Sentiment Analysis: A Multi-Faceted Problem 论文
摘要
Sentiment analysis or opinion mining is the computational study of people’s opinions, appraisals, and emotions toward entities, events and their attributes. In the past few years, it attracted a great deal of attentions from both academia and industry due to many challenging research problems and a wide range of applications [1]. Opinions are important because whenever we need to make a decision we want to hear others’ opinions. This is not only true for individuals but also true for organizations. However, there was almost no computational study on opinions before the Web because there was little opinionated text available. In the past, when an individual needed to make a decision, he/she typically asked for opinions from friends and families. When an organization wanted to find opinions of the general public about its products and services, it conducted surveys and focus groups. However, with the explosive growth of the social media content on the Web in the past few years, the world has been transformed.

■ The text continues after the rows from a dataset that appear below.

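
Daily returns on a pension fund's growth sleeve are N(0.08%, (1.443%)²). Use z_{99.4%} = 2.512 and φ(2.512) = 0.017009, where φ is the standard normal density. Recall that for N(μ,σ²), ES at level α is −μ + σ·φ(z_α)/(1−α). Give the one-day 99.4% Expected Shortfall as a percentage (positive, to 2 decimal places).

4.01%

Tail multiplier: φ(z)/(1−α) = 0.017009 / 0.006 = 2.835.
ES = −(0.08%) + 1.443% × 2.835 = 4.011%.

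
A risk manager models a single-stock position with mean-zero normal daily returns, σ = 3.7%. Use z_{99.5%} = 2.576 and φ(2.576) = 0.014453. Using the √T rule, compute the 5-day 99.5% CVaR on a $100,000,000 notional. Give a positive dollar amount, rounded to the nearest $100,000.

$23,900,000

σ_{5d} = 3.7% × √5 = 8.273%.
ES multiplier = φ(z)/(1−α) = 0.014453/0.005 = 2.891.
ES = 8.273% × 2.891 = 23.917%; on $100,000,000: $23,917,000.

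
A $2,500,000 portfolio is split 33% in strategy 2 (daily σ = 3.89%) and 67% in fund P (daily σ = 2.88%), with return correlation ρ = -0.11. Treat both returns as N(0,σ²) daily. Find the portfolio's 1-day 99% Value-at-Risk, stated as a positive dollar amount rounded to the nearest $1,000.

$128,000

σ_p² = 0.33²·3.89² + 0.67²·2.88² + 2·-0.11·0.33·0.67·3.89·2.88 = 4.8263 (%²).
σ_p = √4.8263 = 2.197%.
At 99%, z = 2.326.
VaR = 2.326 × 2.197% = 5.110%; on $2,500,000 that is $127,750.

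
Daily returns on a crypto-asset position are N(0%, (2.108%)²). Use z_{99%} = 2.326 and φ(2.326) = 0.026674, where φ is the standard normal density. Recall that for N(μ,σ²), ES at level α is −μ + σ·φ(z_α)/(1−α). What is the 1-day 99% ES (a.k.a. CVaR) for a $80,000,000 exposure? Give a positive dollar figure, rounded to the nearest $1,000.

Tail multiplier: φ(z)/(1−α) = 0.026674 / 0.01 = 2.667.
ES = 2.108% × 2.667 = 5.622%.
On $80,000,000: 0.05622 × $80,000,000 = $4,497,600.

$4,498,000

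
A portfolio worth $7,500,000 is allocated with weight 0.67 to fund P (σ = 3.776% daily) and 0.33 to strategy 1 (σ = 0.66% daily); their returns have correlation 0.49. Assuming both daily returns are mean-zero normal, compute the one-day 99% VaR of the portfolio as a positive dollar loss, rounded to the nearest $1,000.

σ_p² = 0.67²·3.776² + 0.33²·0.66² + 2·0.49·0.67·0.33·3.776·0.66 = 6.9879 (%²).
σ_p = √6.9879 = 2.643%.
At 99%, z = 2.326.
VaR = 2.326 × 2.643% = 6.148%; on $7,500,000 that is $461,100.

$461,000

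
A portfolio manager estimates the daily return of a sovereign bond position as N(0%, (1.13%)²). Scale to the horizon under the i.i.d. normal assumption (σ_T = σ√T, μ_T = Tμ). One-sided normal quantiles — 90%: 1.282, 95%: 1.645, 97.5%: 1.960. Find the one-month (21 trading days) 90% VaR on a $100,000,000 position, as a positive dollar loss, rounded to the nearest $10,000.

σ_{21d} = 1.13% × √21 = 5.178%.
VaR = 1.282 × 5.178% = 6.638%.
On $100,000,000: 0.06638 × $100,000,000 = $6,638,000.

$6,640,000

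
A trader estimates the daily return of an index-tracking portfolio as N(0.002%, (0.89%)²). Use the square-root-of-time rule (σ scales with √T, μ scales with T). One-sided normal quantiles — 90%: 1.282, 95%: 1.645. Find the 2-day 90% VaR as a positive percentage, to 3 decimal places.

1.610%

σ_{2d} = 0.89% × √2 = 1.259%; μ_{2d} = 2 × 0.002% = 0.004%.
VaR = −(0.004%) + 1.282 × 1.259% = 1.610%.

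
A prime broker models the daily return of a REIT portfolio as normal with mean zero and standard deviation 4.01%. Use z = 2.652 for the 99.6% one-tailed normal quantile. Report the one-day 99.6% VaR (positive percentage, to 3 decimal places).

VaR = z·σ = 2.652 × 4.01% = 10.635%.

10.635%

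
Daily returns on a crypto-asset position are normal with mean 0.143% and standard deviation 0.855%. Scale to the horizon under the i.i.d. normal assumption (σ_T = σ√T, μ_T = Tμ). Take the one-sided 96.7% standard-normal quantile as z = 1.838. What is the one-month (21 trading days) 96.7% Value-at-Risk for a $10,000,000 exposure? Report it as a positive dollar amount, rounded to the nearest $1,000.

σ_{21d} = 0.855% × √21 = 3.918%; μ_{21d} = 21 × 0.143% = 3.003%.
VaR = −(3.003%) + 1.838 × 3.918% = 4.198%.
On $10,000,000: 0.04198 × $10,000,000 = $419,800.

$420,000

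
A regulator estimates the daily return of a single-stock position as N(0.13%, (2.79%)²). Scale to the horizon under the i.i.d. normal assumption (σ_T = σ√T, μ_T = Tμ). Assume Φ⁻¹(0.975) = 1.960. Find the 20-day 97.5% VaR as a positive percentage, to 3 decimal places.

21.855%

σ_{20d} = 2.79% × √20 = 12.477%; μ_{20d} = 20 × 0.13% = 2.600%.
VaR = −(2.600%) + 1.960 × 12.477% = 21.855%.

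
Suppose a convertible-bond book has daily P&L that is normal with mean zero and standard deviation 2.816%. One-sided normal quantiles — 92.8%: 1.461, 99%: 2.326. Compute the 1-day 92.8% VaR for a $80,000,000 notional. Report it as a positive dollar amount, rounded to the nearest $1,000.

VaR = z·σ = 1.461 × 2.816% = 4.114%.
On $80,000,000: 0.04114 × $80,000,000 = $3,291,200.

$3,291,000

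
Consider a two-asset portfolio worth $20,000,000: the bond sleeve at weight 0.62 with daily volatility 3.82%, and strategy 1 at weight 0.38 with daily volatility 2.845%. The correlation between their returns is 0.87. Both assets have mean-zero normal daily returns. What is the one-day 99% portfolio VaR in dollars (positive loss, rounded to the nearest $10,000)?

σ_p² = 0.62²·3.82² + 0.38²·2.845² + 2·0.87·0.62·0.38·3.82·2.845 = 11.2333 (%²).
σ_p = √11.2333 = 3.352%.
At 99%, z = 2.326.
VaR = 2.326 × 3.352% = 7.797%; on $20,000,000 that is $1,559,400.

$1,560,000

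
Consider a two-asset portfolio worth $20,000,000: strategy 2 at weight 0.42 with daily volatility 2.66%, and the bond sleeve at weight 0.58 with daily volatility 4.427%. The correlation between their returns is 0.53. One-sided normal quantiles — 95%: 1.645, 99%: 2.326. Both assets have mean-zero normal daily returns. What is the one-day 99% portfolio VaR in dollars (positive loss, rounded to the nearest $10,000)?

$1,530,000

σ_p² = 0.42²·2.66² + 0.58²·4.427² + 2·0.53·0.42·0.58·2.66·4.427 = 10.8817 (%²).
σ_p = √10.8817 = 3.299%.
VaR = 2.326 × 3.299% = 7.673%; on $20,000,000 that is $1,534,600.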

People can now post reviews of products at merchant sites and express their views on almost anything in discussion forums and blogs, and at social network sites. Now if one wants to buy a product, one is no longer limited to asking one’s friends and families because there are many user reviews on the Web. For a company, it may no longer need to conduct surveys or focus groups in order to gather consumer opinions about its products and those of its competitors because there is a plenty of such information publicly available. However, finding opinion sites and monitoring them on the Web can still be a formidable task because there are a large number of diverse sites, and each site may also have a huge volume of opinionated text. In many cases, opinions are hidden in long forum posts and blogs. It is difficult for a human reader to find relevant sites, extract related sentences with opinions, read them, summarize them, and organize them into usable forms. Automated opinion discovery and summarization systems are thus needed. In this article, I first give a brief introduction to the field and present some technical challenges. We will see that sentiment analysis is not a single task, but a multi-faceted problem containing many subproblems. I will then share some of my thoughts on the past and future of sentiment analysis based on my research in the past few years and my experience in the industry for a short while.